Inherente zinsdelen
 
[ 21·3·4·3·i ]
 
1 Het vooropgeplaatste zinsdeel hoeft niet de informatieve kern van de zin te zijn, zoals in de volgende voorbeelden. Wel kan vooropplaatsing in sommige gevallen samenhangen met een soort impliciete tegenstelling (vergelijk evenals ). We ordenen de voorbeelden naargelang van de functie van het inherente zinsdeel.
    

·   Bepalingen van gesteldheid, zowel in adjectivische vorm als in de vorm van een voorzetselconstituent, bijv.:

(1) (Laten we, voor we weggaan, de kopjes even omspoelen, dan zijn ze weer schoon.) (Nou, ) schoon |zul| je die kopjes nog zo gáuw niet |krijgen|, (er zitten vieze randen aan.)
(2) (Vervolgens was het voorzitterschap aan de orde.) Tot voorzitter |bleek| de meerderheid van de bestuursleden alleen Ján |te willen benoemen.|



·   Noodzakelijke plaats- of richtingsbepalingen, bijv.:

(3) Naar Amsterdam |gaan| we pas mórgen.
(4) (Ze wilden me enige tijd naar Amerika sturen, maar) naar Amerika |ga| ik zeker niet!
(5) Op het tafeltje |lag| een hele stapel tijdschriften.

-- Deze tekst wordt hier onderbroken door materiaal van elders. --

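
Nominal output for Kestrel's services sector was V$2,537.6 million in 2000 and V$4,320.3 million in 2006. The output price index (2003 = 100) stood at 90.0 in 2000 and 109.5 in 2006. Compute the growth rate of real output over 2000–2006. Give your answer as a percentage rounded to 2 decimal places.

Deflate each year: 2000 → 2537.6/0.900 = 2819.56; 2006 → 4320.3/1.095 = 3945.48.
So real output changed by 3945.48/2819.56 − 1 = 0.3993, i.e. 39.93%.

39.93%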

·   Bepalingen van maat (maatconstituenten), bijv.:

(6) A: (Ik denk dat het ruim twee kilo weegt.) B: Twee kilo |weegt| het beslist niet. (Weeg het maar na.)



·   Noodzakelijke bijwoordelijke bepalingen van hoedanigheid bij werkwoorden als behandelen, bejegenen, enz., bijv.:

(7) (Ze zeiden dat ze hem erg goed behandeld hadden, maar) zo goed |hebben| ze hem daar nu óók weer niet behandeld.



·   Voorzetselconstituenten als deel van een vaste verbinding zoals een werkwoordelijke uitdrukking of als equivalent van een naamwoordelijk deel komen doorgaans niet op de eerste zinsplaats voor (bijv. bij vaste verbindingen als tot stand brengen of in gebruik nemen). Zinnen als de volgende zijn evenwel niet onmogelijk:

(8) Op reis |zijn| we al láng niet meer |geweest. |
(9) (Om 10 uur werd de vergadering voortgezet.) Aan de orde |was| het voorstel tot verhoging van de omzetbelasting.
(10) In orde |komt| het volgens mij nóóit.

Vooral in ambtelijke teksten komen voorts constructies voor als:

(11) In aanmerking |komen| alle studenten die reeds kandidaat in de letteren en wijsbegeerte zijn.



 
2 Het inherente zinsdeel op de eerste zinsplaats is informatief wel het belangrijkst in de volgende voorbeelden (vergelijk met de voorbeelden onder 1):

·   Bepalingen van gesteldheid, bijv.:

(12) Schóón |moet| je die kopjes |proberen te krijgen.| (Zomaar even omspoelen is niet voldoende!)
(13) Knalróód |hebben| ze die ramen |geschilderd. | (Hoe is het mogelijk!? Moet je dat zien!)
(14) Tot vóórzitter |wilden| ze hem |benoemen| in plaats van tot secretaris.



·   Noodzakelijke plaats- of richtingsbepalingen, bijv.:

(15) In díe boom |heeft| ze |gezeten.| (Het is haast niet te geloven.)
(16) Naar Amérika |wilde| hij |gaan|, en alleen daarnaartoe.



·   Bepalingen van maat (maatconstituenten), bijv.:

(17) Twee kílo |weegt| het | |, geen ons meer of minder!
(18) 500 fránk |heeft| dat boek me |gekost!| (En het is niet eens goed!)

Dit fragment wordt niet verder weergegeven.